Desde su fundación en 1994 por el Papa Juan Pablo II, la Academia Pontificia para la Vida (APV) fue un faro de claridad en temas de bioética y defensa de la vida. Su misión era clara: investigar, enseñar y promover la doctrina católica sobre la santidad de la vida humana desde la concepción hasta la muerte natural. Sin embargo, en los últimos años, muchos se preguntan si esta institución ha perdido el rumbo que le dio origen.
La APV nació con un juramento explícito para sus miembros médicos: comprometerse a no realizar investigaciones destructivas sobre embriones, abortos o eutanasia. Pero en 2016, el Papa Francisco eliminó ese juramento, lo que generó confusión y preocupación entre los fieles. ¿Cómo puede una academia provida funcionar sin un compromiso claro con la vida?
“Antes que te formaras en el vientre, te conocí” (Jeremías 1:5, NVI).
Este versículo nos recuerda que el cuidado de la vida comienza desde antes del nacimiento. La Iglesia siempre ha sido clara en su enseñanza, pero cuando las instituciones que deben defenderla parecen titubear, la fe de muchos puede verse afectada.
Cambios que generan dudas
Bajo el pontificado de Francisco, la APV experimentó reformas significativas. En 2017, se redujo drásticamente el número de miembros y se admitieron personas cuyas posturas no siempre coincidían con la doctrina tradicional.

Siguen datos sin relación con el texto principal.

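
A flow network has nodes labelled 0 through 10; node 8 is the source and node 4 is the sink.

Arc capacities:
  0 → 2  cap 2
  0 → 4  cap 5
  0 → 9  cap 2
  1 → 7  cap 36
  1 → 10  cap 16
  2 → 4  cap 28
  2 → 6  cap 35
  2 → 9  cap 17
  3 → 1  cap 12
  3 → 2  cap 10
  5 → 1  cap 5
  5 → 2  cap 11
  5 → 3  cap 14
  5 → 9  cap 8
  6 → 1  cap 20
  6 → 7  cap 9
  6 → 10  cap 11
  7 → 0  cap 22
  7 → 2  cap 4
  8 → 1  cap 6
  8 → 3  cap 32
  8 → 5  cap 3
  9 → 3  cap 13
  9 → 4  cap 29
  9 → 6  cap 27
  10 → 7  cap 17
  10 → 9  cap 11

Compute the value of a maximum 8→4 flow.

augment #1: 8→3→2→4 bottleneck 10, total now 10
augment #2: 8→5→2→4 bottleneck 3, total now 13
augment #3: 8→1→7→0→4 bottleneck 5, total now 18
augment #4: 8→1→7→2→4 bottleneck 1, total now 19
augment #5: 8→3→1→7→2→4 bottleneck 3, total now 22
augment #6: 8→3→1→10→9→4 bottleneck 9, total now 31

Maximum flow value: 31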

Para algunos, esto fue un intento de abrir el diálogo; para otros, una concesión peligrosa.
¿Qué dice la Biblia sobre la vida?
La Escritura es inequívoca: “Tú creaste mis entrañas; me formaste en el vientre de mi madre” (Salmo 139:13, NVI). La vida humana es sagrada porque es creación de Dios. Cualquier institución que lleve el nombre de “Pontificia” debería ser la primera en defender este principio sin ambigüedades.
El problema no es solo la eliminación del juramento. Es la percepción de que la Academia ha dejado de ser un baluarte para convertirse en un espacio de debate donde la doctrina se relativiza. Esto preocupa especialmente en un mundo que promueve la anticoncepción, el aborto y la eutanasia como derechos humanos.
Una voz que se necesita con urgencia
En medio de una cultura que desprecia la vida, la Iglesia debe ser luz. La APV, como institución vaticana, tiene la responsabilidad de ofrecer una guía clara y valiente. No puede permitirse el lujo de la ambigüedad.
El Papa León XIV, elegido en mayo de 2025, tiene la oportunidad de restaurar la misión original de la Academia. Los fieles esperan que se vuelva a exigir un compromiso explícito con la doctrina de la vida, y que los miembros sean elegidos por su fidelidad, no por su capacidad de generar controversia.
“Escogí el camino de la verdad; he puesto mis decisiones en tus ordenanzas” (Salmo 119:30, NVI).
La verdad no cambia con los tiempos. La defensa de la vida es una causa que trasciende modas y opiniones. Es momento de que la APV recupere su rumbo y sea nuevamente un referente para todos los cristianos.
Un llamado a la acción
Querido hermano, hermana: la defensa de la vida no es solo tarea de una academia. Es una responsabilidad de cada creyente. Puedes empezar orando por las autoridades de la Iglesia, informándote sobre temas de bioética desde una perspectiva bíblica, y apoyando a organizaciones provida locales.
¿Estás dispuesto a ser voz de los que no tienen voz? La Palabra de Dios nos anima: “Defiende al débil y al huérfano; haz justicia al afligido y al menesteroso” (Salmo 82:3, NVI). Que esta reflexión te mueva a actuar con amor y valentía.